There's one moment that I wish had been discussed in more detail—Fysh describes a case that stretched on for almost two decades in which about all the forensic evidence the police had to go on was some DNA...which only solves the case if you can find a match. In this case, they narrowed the DNA profile down to 'Black Caribbean man' but couldn't get all that much further, so they sought to take 'voluntary' (my ass) DNA tests from 1,000 or so Black men in the area.

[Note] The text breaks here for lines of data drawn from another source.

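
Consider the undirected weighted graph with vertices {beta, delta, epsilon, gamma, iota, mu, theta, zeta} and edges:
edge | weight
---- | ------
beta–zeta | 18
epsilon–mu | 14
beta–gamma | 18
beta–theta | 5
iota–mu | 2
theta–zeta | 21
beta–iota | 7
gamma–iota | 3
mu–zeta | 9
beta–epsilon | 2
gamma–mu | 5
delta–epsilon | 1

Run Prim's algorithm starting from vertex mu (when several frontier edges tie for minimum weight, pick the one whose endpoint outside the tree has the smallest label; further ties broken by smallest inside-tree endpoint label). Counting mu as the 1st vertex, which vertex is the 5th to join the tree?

epsilon

Grow the tree from mu using Prim:
Step 1: cheapest edge leaving the tree is iota–mu (2); add iota.
Step 2: cheapest edge leaving the tree is gamma–iota (3); add gamma.
Step 3: cheapest edge leaving the tree is beta–iota (7); add beta.
Step 4: cheapest edge leaving the tree is beta–epsilon (2); add epsilon.
Step 5: cheapest edge leaving the tree is delta–epsilon (1); add delta.
Step 6: cheapest edge leaving the tree is beta–theta (5); add theta.
Step 7: cheapest edge leaving the tree is mu–zeta (9); add zeta.
Vertex order: mu, iota, gamma, beta, epsilon, delta, theta, zeta. The 5th vertex is epsilon.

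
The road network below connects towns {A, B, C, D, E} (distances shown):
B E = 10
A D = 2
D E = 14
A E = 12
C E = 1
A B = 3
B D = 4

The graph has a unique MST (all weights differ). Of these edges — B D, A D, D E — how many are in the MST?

Kruskal: consider edges lightest-first.
C E (1): add — endpoints in different components.
A D (2): add — endpoints in different components.
A B (3): add — endpoints in different components.
B D (4): skip — B and D already connected.
B E (10): add — endpoints in different components.
MST edge set: {C E, A D, A B, B E}.
Of the listed edges, {A D} are in the MST → 1.

1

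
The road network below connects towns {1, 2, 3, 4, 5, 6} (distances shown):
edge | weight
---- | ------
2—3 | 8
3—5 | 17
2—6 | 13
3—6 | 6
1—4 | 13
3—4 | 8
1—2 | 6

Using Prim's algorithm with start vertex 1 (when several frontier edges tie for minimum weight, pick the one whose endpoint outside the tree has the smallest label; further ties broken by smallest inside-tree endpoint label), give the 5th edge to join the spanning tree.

Prim's algorithm from 1:
Step 1: cheapest edge leaving the tree is 1—2 (6); add 2.
Step 2: cheapest edge leaving the tree is 2—3 (8); add 3.
Step 3: cheapest edge leaving the tree is 3—6 (6); add 6.
Step 4: cheapest edge leaving the tree is 3—4 (8); add 4.
Step 5: cheapest edge leaving the tree is 3—5 (17); add 5.
The 5th edge added is 3—5.

3-5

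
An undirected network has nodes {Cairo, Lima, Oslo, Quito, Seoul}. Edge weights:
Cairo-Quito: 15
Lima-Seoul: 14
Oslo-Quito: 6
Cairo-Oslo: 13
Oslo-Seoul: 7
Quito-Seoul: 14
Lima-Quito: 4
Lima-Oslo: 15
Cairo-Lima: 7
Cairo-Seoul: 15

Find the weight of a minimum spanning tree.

24

Prim, starting at Seoul.
Step 1: cheapest edge leaving the tree is Oslo-Seoul (7); add Oslo.
Step 2: cheapest edge leaving the tree is Oslo-Quito (6); add Quito.
Step 3: cheapest edge leaving the tree is Lima-Quito (4); add Lima.
Step 4: cheapest edge leaving the tree is Cairo-Lima (7); add Cairo.
MST edges: Oslo-Seoul, Oslo-Quito, Lima-Quito, Cairo-Lima; total weight 7+6+4+7 = 24.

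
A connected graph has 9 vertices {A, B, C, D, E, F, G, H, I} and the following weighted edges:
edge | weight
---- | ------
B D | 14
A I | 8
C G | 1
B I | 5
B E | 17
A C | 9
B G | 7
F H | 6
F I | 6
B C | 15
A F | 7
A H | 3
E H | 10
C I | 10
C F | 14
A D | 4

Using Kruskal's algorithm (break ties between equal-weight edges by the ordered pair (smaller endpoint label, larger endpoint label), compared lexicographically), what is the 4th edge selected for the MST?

Kruskal: consider edges lightest-first.
C G (1): add — endpoints in different components.
A H (3): add — endpoints in different components.
A D (4): add — endpoints in different components.
B I (5): add — endpoints in different components.
F H (6): add — endpoints in different components.
F I (6): add — endpoints in different components.
A F (7): skip — A and F already connected.
B G (7): add — endpoints in different components.
A I (8): skip — A and I already connected.
A C (9): skip — A and C already connected.
C I (10): skip — C and I already connected.
E H (10): add — endpoints in different components.
The 4th edge added is B I.

B-I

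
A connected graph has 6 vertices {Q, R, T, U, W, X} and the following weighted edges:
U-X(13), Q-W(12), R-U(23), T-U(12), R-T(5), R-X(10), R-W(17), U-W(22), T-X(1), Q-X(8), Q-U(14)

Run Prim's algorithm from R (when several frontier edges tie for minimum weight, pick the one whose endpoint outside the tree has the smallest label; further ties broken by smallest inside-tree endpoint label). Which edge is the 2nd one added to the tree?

T-X

Prim, starting at R.
Step 1: cheapest edge leaving the tree is R-T (5); add T.
Step 2: cheapest edge leaving the tree is T-X (1); add X.
Step 3: cheapest edge leaving the tree is Q-X (8); add Q.
Step 4: cheapest edge leaving the tree is T-U (12); add U.
Step 5: cheapest edge leaving the tree is Q-W (12); add W.
The 2nd edge added is T-X.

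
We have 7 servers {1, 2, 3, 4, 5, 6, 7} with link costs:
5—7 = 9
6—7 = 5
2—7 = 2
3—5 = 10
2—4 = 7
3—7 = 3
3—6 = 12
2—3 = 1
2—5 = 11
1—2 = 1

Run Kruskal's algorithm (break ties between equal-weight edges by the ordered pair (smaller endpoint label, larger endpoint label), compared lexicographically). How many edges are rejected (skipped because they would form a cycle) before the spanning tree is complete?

Sort edges by weight, then run Kruskal:
1—2 (1): add. Components now {1,2} {3} {4} {5} {6} {7}
2—3 (1): add. Components now {1,2,3} {4} {5} {6} {7}
2—7 (2): add. Components now {1,2,3,7} {4} {5} {6}
3—7 (3): skip — 3 and 7 already connected.
6—7 (5): add. Components now {1,2,3,6,7} {4} {5}
2—4 (7): add. Components now {1,2,3,4,6,7} {5}
5—7 (9): add. Components now {1,2,3,4,5,6,7}
Edges rejected before the tree was complete: 1.

1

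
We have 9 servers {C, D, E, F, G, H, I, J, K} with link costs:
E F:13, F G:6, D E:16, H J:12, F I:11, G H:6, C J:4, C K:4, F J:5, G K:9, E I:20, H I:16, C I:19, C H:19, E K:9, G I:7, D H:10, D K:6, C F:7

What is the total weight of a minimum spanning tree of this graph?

Sort edges by weight, then run Kruskal:
C J (4): add — endpoints in different components.
C K (4): add — endpoints in different components.
F J (5): add — endpoints in different components.
D K (6): add — endpoints in different components.
F G (6): add — endpoints in different components.
G H (6): add — endpoints in different components.
C F (7): skip — C and F already connected.
G I (7): add — endpoints in different components.
E K (9): add — endpoints in different components.
MST edges: C J, C K, F J, D K, F G, G H, G I, E K; total weight 4+4+5+6+6+6+7+9 = 47.

47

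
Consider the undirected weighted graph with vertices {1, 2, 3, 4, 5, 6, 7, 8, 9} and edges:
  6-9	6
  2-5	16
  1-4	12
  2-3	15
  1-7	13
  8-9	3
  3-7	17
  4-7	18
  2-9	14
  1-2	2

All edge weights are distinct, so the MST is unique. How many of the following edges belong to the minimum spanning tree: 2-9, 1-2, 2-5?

Kruskal: consider edges lightest-first.
1-2 (2): add — endpoints in different components.
8-9 (3): add — endpoints in different components.
6-9 (6): add — endpoints in different components.
1-4 (12): add — endpoints in different components.
1-7 (13): add — endpoints in different components.
2-9 (14): add — endpoints in different components.
2-3 (15): add — endpoints in different components.
2-5 (16): add — endpoints in different components.
MST edge set: {1-2, 8-9, 6-9, 1-4, 1-7, 2-9, 2-3, 2-5}.
Of the listed edges, {2-9, 1-2, 2-5} are in the MST → 3.

3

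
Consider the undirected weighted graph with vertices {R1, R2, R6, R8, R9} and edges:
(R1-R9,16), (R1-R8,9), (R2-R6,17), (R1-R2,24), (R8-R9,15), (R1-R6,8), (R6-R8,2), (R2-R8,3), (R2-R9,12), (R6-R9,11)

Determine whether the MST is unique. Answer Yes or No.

Sort edges by weight, then run Kruskal:
R6-R8 (2): add — endpoints in different components.
R2-R8 (3): add — endpoints in different components.
R1-R6 (8): add — endpoints in different components.
R1-R8 (9): skip — R1 and R8 already connected.
R6-R9 (11): add — endpoints in different components.
Every non-tree edge has weight strictly greater than the heaviest edge on the tree path between its endpoints, so the MST is unique.

Yes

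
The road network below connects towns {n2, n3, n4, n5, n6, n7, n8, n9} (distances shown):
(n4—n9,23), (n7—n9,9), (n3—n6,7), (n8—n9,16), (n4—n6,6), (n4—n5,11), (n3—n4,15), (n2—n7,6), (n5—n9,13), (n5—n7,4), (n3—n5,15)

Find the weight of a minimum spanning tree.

Prim, starting at n9.
Step 1: cheapest edge leaving the tree is n7—n9 (9); add n7.
Step 2: cheapest edge leaving the tree is n5—n7 (4); add n5.
Step 3: cheapest edge leaving the tree is n2—n7 (6); add n2.
Step 4: cheapest edge leaving the tree is n4—n5 (11); add n4.
Step 5: cheapest edge leaving the tree is n4—n6 (6); add n6.
Step 6: cheapest edge leaving the tree is n3—n6 (7); add n3.
Step 7: cheapest edge leaving the tree is n8—n9 (16); add n8.
MST edges: n7—n9, n5—n7, n2—n7, n4—n5, n4—n6, n3—n6, n8—n9; total weight 9+4+6+11+6+7+16 = 59.

59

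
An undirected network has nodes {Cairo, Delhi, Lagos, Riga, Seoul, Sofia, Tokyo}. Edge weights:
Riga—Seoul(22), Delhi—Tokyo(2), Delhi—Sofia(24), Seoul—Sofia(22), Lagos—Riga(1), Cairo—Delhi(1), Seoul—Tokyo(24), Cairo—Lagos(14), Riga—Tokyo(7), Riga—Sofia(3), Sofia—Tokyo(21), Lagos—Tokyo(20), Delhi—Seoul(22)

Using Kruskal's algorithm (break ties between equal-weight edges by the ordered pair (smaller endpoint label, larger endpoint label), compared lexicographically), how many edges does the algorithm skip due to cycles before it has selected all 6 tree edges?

Sort edges by weight, then run Kruskal:
Cairo—Delhi (1): add. Components now {Cairo,Delhi} {Seoul} {Riga} {Sofia} {Tokyo} {Lagos}
Lagos—Riga (1): add. Components now {Cairo,Delhi} {Seoul} {Lagos,Riga} {Sofia} {Tokyo}
Delhi—Tokyo (2): add. Components now {Cairo,Delhi,Tokyo} {Seoul} {Lagos,Riga} {Sofia}
Riga—Sofia (3): add. Components now {Cairo,Delhi,Tokyo} {Seoul} {Lagos,Riga,Sofia}
Riga—Tokyo (7): add. Components now {Cairo,Delhi,Lagos,Riga,Sofia,Tokyo} {Seoul}
Cairo—Lagos (14): skip — Cairo and Lagos already connected.
Lagos—Tokyo (20): skip — Tokyo and Lagos already connected.
Sofia—Tokyo (21): skip — Sofia and Tokyo already connected.
Delhi—Seoul (22): add. Components now {Cairo,Delhi,Lagos,Riga,Seoul,Sofia,Tokyo}
Edges rejected before the tree was complete: 3.

3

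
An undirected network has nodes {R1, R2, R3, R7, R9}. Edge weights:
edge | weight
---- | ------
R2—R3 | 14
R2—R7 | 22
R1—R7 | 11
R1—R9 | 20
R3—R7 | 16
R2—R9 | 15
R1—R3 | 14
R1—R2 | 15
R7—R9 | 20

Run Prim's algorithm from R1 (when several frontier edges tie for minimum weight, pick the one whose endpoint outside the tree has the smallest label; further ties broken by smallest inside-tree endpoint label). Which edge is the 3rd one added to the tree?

Grow the tree from R1 using Prim:
Step 1: cheapest edge leaving the tree is R1—R7 (11); add R7.
Step 2: cheapest edge leaving the tree is R1—R3 (14); add R3.
Step 3: cheapest edge leaving the tree is R2—R3 (14); add R2.
Step 4: cheapest edge leaving the tree is R2—R9 (15); add R9.
The 3rd edge added is R2—R3.

R2-R3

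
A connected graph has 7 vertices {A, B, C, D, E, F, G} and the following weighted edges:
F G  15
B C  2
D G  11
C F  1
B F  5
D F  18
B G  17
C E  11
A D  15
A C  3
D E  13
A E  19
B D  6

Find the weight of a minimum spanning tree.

34

Prim, starting at E.
Step 1: cheapest edge leaving the tree is C E (11); add C.
Step 2: cheapest edge leaving the tree is C F (1); add F.
Step 3: cheapest edge leaving the tree is B C (2); add B.
Step 4: cheapest edge leaving the tree is A C (3); add A.
Step 5: cheapest edge leaving the tree is B D (6); add D.
Step 6: cheapest edge leaving the tree is D G (11); add G.
MST edges: C E, C F, B C, A C, B D, D G; total weight 11+1+2+3+6+11 = 34.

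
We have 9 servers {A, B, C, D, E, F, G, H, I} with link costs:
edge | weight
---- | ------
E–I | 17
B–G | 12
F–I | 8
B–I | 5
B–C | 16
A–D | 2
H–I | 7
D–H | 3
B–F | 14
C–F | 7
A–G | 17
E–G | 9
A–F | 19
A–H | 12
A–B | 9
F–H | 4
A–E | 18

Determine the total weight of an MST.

Prim's algorithm from D:
Step 1: cheapest edge leaving the tree is A–D (2); add A.
Step 2: cheapest edge leaving the tree is D–H (3); add H.
Step 3: cheapest edge leaving the tree is F–H (4); add F.
Step 4: cheapest edge leaving the tree is C–F (7); add C.
Step 5: cheapest edge leaving the tree is H–I (7); add I.
Step 6: cheapest edge leaving the tree is B–I (5); add B.
Step 7: cheapest edge leaving the tree is B–G (12); add G.
Step 8: cheapest edge leaving the tree is E–G (9); add E.
MST edges: A–D, D–H, F–H, C–F, H–I, B–I, B–G, E–G; total weight 2+3+4+7+7+5+12+9 = 49.

49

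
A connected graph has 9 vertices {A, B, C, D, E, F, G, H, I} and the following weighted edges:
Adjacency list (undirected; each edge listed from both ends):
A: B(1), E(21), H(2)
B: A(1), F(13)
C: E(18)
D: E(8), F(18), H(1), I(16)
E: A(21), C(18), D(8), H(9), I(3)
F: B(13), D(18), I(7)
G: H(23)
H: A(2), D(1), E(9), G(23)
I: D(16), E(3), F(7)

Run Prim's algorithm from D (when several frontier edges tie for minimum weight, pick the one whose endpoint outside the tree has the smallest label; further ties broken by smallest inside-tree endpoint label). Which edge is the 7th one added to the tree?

C-E

Prim, starting at D.
Step 1: cheapest edge leaving the tree is D—H (1); add H.
Step 2: cheapest edge leaving the tree is A—H (2); add A.
Step 3: cheapest edge leaving the tree is A—B (1); add B.
Step 4: cheapest edge leaving the tree is D—E (8); add E.
Step 5: cheapest edge leaving the tree is E—I (3); add I.
Step 6: cheapest edge leaving the tree is F—I (7); add F.
Step 7: cheapest edge leaving the tree is C—E (18); add C.
Step 8: cheapest edge leaving the tree is G—H (23); add G.
The 7th edge added is C—E.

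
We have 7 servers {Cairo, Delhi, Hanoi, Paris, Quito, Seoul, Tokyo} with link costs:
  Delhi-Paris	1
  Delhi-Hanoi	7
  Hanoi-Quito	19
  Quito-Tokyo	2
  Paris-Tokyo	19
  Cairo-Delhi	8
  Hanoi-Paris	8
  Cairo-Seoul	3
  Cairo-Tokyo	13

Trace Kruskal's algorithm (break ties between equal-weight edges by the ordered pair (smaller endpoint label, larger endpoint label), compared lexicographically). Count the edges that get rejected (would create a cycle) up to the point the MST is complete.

1

Kruskal's algorithm — process edges by increasing weight (ties by edge label):
Delhi-Paris (1): add — endpoints in different components.
Quito-Tokyo (2): add — endpoints in different components.
Cairo-Seoul (3): add — endpoints in different components.
Delhi-Hanoi (7): add — endpoints in different components.
Cairo-Delhi (8): add — endpoints in different components.
Hanoi-Paris (8): skip — Paris and Hanoi already connected.
Cairo-Tokyo (13): add — endpoints in different components.
Edges rejected before the tree was complete: 1.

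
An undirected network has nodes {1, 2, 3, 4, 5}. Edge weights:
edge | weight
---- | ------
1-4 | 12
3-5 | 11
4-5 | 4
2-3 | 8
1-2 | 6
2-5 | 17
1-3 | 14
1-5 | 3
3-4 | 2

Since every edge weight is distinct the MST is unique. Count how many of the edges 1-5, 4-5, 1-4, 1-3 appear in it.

2

Kruskal: consider edges lightest-first.
3-4 (2): add — endpoints in different components.
1-5 (3): add — endpoints in different components.
4-5 (4): add — endpoints in different components.
1-2 (6): add — endpoints in different components.
MST edge set: {3-4, 1-5, 4-5, 1-2}.
Of the listed edges, {1-5, 4-5} are in the MST → 2.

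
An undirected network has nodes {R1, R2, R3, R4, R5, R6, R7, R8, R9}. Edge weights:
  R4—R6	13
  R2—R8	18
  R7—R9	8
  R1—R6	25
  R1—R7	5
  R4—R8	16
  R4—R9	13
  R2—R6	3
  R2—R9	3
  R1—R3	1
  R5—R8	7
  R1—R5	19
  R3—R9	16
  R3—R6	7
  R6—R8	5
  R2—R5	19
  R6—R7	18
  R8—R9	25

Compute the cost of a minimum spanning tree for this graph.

Kruskal: consider edges lightest-first.
R1—R3 (1): add — endpoints in different components.
R2—R6 (3): add — endpoints in different components.
R2—R9 (3): add — endpoints in different components.
R1—R7 (5): add — endpoints in different components.
R6—R8 (5): add — endpoints in different components.
R3—R6 (7): add — endpoints in different components.
R5—R8 (7): add — endpoints in different components.
R7—R9 (8): skip — R7 and R9 already connected.
R4—R6 (13): add — endpoints in different components.
MST edges: R1—R3, R2—R6, R2—R9, R1—R7, R6—R8, R3—R6, R5—R8, R4—R6; total weight 1+3+3+5+5+7+7+13 = 44.

44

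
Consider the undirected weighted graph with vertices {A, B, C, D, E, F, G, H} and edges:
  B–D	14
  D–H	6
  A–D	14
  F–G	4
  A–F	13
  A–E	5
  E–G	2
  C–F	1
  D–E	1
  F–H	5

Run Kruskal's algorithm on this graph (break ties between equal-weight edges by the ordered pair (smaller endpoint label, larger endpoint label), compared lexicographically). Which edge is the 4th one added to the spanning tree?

Kruskal's algorithm — process edges by increasing weight (ties by edge label):
C–F (1): add — endpoints in different components.
D–E (1): add — endpoints in different components.
E–G (2): add — endpoints in different components.
F–G (4): add — endpoints in different components.
A–E (5): add — endpoints in different components.
F–H (5): add — endpoints in different components.
D–H (6): skip — D and H already connected.
A–F (13): skip — A and F already connected.
A–D (14): skip — A and D already connected.
B–D (14): add — endpoints in different components.
The 4th edge added is F–G.

F-G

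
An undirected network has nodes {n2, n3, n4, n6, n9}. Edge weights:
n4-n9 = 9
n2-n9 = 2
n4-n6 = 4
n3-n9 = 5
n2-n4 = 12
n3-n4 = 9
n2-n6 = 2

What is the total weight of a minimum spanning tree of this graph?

13

Grow the tree from n2 using Prim:
Step 1: cheapest edge leaving the tree is n2-n6 (2); add n6.
Step 2: cheapest edge leaving the tree is n2-n9 (2); add n9.
Step 3: cheapest edge leaving the tree is n4-n6 (4); add n4.
Step 4: cheapest edge leaving the tree is n3-n9 (5); add n3.
MST edges: n2-n6, n2-n9, n4-n6, n3-n9; total weight 2+2+4+5 = 13.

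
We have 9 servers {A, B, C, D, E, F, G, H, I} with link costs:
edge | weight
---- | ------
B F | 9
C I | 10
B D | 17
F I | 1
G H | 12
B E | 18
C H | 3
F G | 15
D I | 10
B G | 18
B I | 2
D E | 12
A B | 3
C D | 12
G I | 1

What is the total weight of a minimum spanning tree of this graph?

Grow the tree from D using Prim:
Step 1: cheapest edge leaving the tree is D I (10); add I.
Step 2: cheapest edge leaving the tree is F I (1); add F.
Step 3: cheapest edge leaving the tree is G I (1); add G.
Step 4: cheapest edge leaving the tree is B I (2); add B.
Step 5: cheapest edge leaving the tree is A B (3); add A.
Step 6: cheapest edge leaving the tree is C I (10); add C.
Step 7: cheapest edge leaving the tree is C H (3); add H.
Step 8: cheapest edge leaving the tree is D E (12); add E.
MST edges: D I, F I, G I, B I, A B, C I, C H, D E; total weight 10+1+1+2+3+10+3+12 = 42.

42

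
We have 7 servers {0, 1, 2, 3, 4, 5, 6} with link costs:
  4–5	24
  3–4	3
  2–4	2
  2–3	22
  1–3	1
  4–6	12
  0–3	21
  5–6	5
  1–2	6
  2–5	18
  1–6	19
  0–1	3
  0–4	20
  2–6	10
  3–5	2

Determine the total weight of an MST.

Prim's algorithm from 1:
Step 1: cheapest edge leaving the tree is 1–3 (1); add 3.
Step 2: cheapest edge leaving the tree is 3–5 (2); add 5.
Step 3: cheapest edge leaving the tree is 0–1 (3); add 0.
Step 4: cheapest edge leaving the tree is 3–4 (3); add 4.
Step 5: cheapest edge leaving the tree is 2–4 (2); add 2.
Step 6: cheapest edge leaving the tree is 5–6 (5); add 6.
MST edges: 1–3, 3–5, 0–1, 3–4, 2–4, 5–6; total weight 1+2+3+3+2+5 = 16.

16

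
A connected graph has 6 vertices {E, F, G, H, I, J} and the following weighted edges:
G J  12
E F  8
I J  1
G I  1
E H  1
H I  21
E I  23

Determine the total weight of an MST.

Sort edges by weight, then run Kruskal:
E H (1): add — endpoints in different components.
G I (1): add — endpoints in different components.
I J (1): add — endpoints in different components.
E F (8): add — endpoints in different components.
G J (12): skip — G and J already connected.
H I (21): add — endpoints in different components.
MST edges: E H, G I, I J, E F, H I; total weight 1+1+1+8+21 = 32.

32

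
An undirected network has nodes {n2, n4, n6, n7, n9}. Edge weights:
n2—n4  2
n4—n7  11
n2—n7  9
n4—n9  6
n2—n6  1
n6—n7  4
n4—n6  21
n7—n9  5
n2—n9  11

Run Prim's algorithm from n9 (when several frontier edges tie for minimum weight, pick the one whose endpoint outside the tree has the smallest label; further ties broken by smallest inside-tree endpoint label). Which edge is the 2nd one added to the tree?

n6-n7

Prim's algorithm from n9:
Step 1: frontier [n7—n9 5, n4—n9 6, n2—n9 11] → take n7—n9 (5); add n7.
Step 2: frontier [n6—n7 4, n2—n7 9, n4—n7 11, n4—n9 6, n2—n9 11] → take n6—n7 (4); add n6.
Step 3: frontier [n2—n6 1, n4—n6 21, n2—n7 9, n4—n7 11, n4—n9 6, n2—n9 11] → take n2—n6 (1); add n2.
Step 4: frontier [n2—n4 2, n4—n6 21, n4—n7 11, n4—n9 6] → take n2—n4 (2); add n4.
The 2nd edge added is n6—n7.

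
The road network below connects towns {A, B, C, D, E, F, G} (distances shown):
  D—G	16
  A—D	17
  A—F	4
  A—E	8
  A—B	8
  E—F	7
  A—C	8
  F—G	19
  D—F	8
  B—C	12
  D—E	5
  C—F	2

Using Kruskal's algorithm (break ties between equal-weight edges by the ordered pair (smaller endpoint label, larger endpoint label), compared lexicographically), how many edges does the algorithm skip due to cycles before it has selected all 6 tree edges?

4

Sort edges by weight, then run Kruskal:
C—F (2): add — endpoints in different components.
A—F (4): add — endpoints in different components.
D—E (5): add — endpoints in different components.
E—F (7): add — endpoints in different components.
A—B (8): add — endpoints in different components.
A—C (8): skip — A and C already connected.
A—E (8): skip — A and E already connected.
D—F (8): skip — D and F already connected.
B—C (12): skip — B and C already connected.
D—G (16): add — endpoints in different components.
Edges rejected before the tree was complete: 4.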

For obvious reasons, this concerned people. When it emerged that five of the men who'd refused to provide a sample had been arrested, civil rights group Liberty took up the cause (263). But...that's where Fysh leaves it. It feels really odd—he refers to other people's 'initial misgivings about the highly sensitive nature of racial profiling' (262), observes that oh yes! some Black men were arrested for being Black!, and then...moves on. No discussion to the lines of 'I also had ethical concerns' or 'my only problem with this was that it didn't work' or even resolution for the arrested men. It's really odd and leaves me thinking that Fysh's concern was more that the racial profiling hadn't produced the results they'd wanted.
Ultimately just not the book I'd hoped for. I'm clearly in the minority, so I'm sure this will be a better fit for other readers.